By the time a kidney is colored and fixed, it usually gets very eager to become dehydrated. Since we have grown fond of this kidney, we will subject it to a sophisticated process called, freeze substitution. Rather than repeat what will be contained in another paper, We refer the reader to the article by Prof. Klaus Tiedemann that will appear in this very same issue.


Actually, forced impregnation is what plastination is all about. If you are familiar with the Heidelberg Plastination Folder, you'll know how to do it. If you are not, you should plan to get a copy and read all about this step. Impregnating one kidney will consume between 100 and 250 grams of resin. But, of course, you will need much more than that to immerse it properly.


Curing of the kidney is carried out in much the same way as curing of any other organ impregnated with S 10. We can do no better than to recommend the Heidelberg Plastination Folder for the details of this step as well.

You will remember that we mentioned that the proper time for cutting the kidney into halves with a knife is one day after the beginning of immersion fixation. If you use a band saw, the proper time is after about 9 or 10 days of curing.

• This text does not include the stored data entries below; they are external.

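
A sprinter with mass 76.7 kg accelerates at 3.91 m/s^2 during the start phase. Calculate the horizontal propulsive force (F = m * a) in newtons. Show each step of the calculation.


F = m * a
= 76.7 * 3.91
= 299.9 N

299.9 N


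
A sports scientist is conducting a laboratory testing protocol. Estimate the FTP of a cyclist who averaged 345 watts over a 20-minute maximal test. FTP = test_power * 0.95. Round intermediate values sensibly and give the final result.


FTP = 345 * 0.95 = 327.75 W

327.75 W


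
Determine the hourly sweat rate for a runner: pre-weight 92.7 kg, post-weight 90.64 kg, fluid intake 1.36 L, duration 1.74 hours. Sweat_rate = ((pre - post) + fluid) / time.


Mass lost = 92.7 - 90.64 = 2.06 kg
Add fluid consumed: 2.06 + 1.36 = 3.42 L total sweat
Sweat rate = 3.42 / 1.74 = 1.966 L/h

1.966 L/h


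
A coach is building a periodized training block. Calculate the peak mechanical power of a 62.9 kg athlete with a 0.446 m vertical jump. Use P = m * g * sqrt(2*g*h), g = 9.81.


First, sqrt(2gh) = sqrt(2 * 9.81 * 0.446)
= sqrt(8.75052) = 2.958128 m/s
Power = 62.9 * 9.81 * 2.958128 = 1825.31 W

1825.31 W


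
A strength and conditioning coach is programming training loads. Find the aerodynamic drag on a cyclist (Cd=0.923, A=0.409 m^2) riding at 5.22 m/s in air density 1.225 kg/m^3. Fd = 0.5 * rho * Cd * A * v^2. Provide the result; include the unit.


Fd = 0.5 * 1.225 * 0.923 * 0.409 * 5.22^2
= 0.5 * 1.225 * 0.923 * 0.409 * 27.2484
= 6.3 N

6.3 N


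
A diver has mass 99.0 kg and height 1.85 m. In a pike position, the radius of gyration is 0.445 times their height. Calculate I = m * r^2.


r = 0.445 * 1.85 = 0.82325 m
I = m * r^2 = 99.0 * 0.677741 = 67.096 kg*m^2

67.096 kg*m^2


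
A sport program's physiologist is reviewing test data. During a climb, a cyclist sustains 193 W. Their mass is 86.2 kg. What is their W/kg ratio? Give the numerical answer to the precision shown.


Power-to-weight = 193 W / 86.2 kg
= 2.239 W/kg

2.239 W/kg


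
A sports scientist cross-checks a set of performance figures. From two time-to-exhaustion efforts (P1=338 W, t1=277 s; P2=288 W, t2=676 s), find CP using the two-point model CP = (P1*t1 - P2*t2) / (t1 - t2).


Work in trial 1 = 93626 J
Work in trial 2 = 194688 J
Delta work = -101062 J
Delta time = -399 s
CP = -101062 / -399 = 253.29 W

253.29 W


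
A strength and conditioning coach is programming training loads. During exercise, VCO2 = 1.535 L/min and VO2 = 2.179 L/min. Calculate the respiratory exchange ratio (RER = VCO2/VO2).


RER = VCO2 / VO2
= 1.535 / 2.179
= 0.7045

0.7045


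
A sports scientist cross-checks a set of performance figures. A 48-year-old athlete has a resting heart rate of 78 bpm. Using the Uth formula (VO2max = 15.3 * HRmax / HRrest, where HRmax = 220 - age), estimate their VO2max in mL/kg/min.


HRmax = 220 - 48 = 172 bpm
Ratio = HRmax / HRrest = 172 / 78 = 2.2051
VO2max = 15.3 * 2.2051 = 33.74 mL/kg/min

33.74 mL/kg/min


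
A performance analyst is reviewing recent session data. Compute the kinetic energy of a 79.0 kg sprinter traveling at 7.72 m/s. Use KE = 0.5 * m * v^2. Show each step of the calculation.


Velocity squared = 59.5984
KE = 0.5 * 79.0 * 59.5984 = 2354.14 J

2354.14 J


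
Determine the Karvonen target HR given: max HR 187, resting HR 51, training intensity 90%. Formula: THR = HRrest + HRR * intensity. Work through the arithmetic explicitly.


HRR = HRmax - HRrest = 187 - 51 = 136
THR = 51 + 136 * 0.9
= 173.4 bpm

173.4 bpm


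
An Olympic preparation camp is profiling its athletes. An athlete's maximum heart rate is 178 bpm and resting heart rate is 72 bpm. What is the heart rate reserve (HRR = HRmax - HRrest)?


HRR = HRmax - HRrest
= 178 - 72
= 106 bpm

106 bpm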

Having cut the kidney, you will see the result of your unflagging industry. The splendor and charm of the renal pelvis will shine upon you and your colleagues will flock to admire your artistry.


The first author would like to acknowledge that without:

  • Pirn van Doorenmaalen
  • Gunther von Hagens
  • the financial support of Fonds Dr Catharine van Tussenbroek
  • Harmon Bickley
  • and my husband Bas

We would never have been able to bring you this paper and many kidneys would go unplastinated.  Thank you, one and all.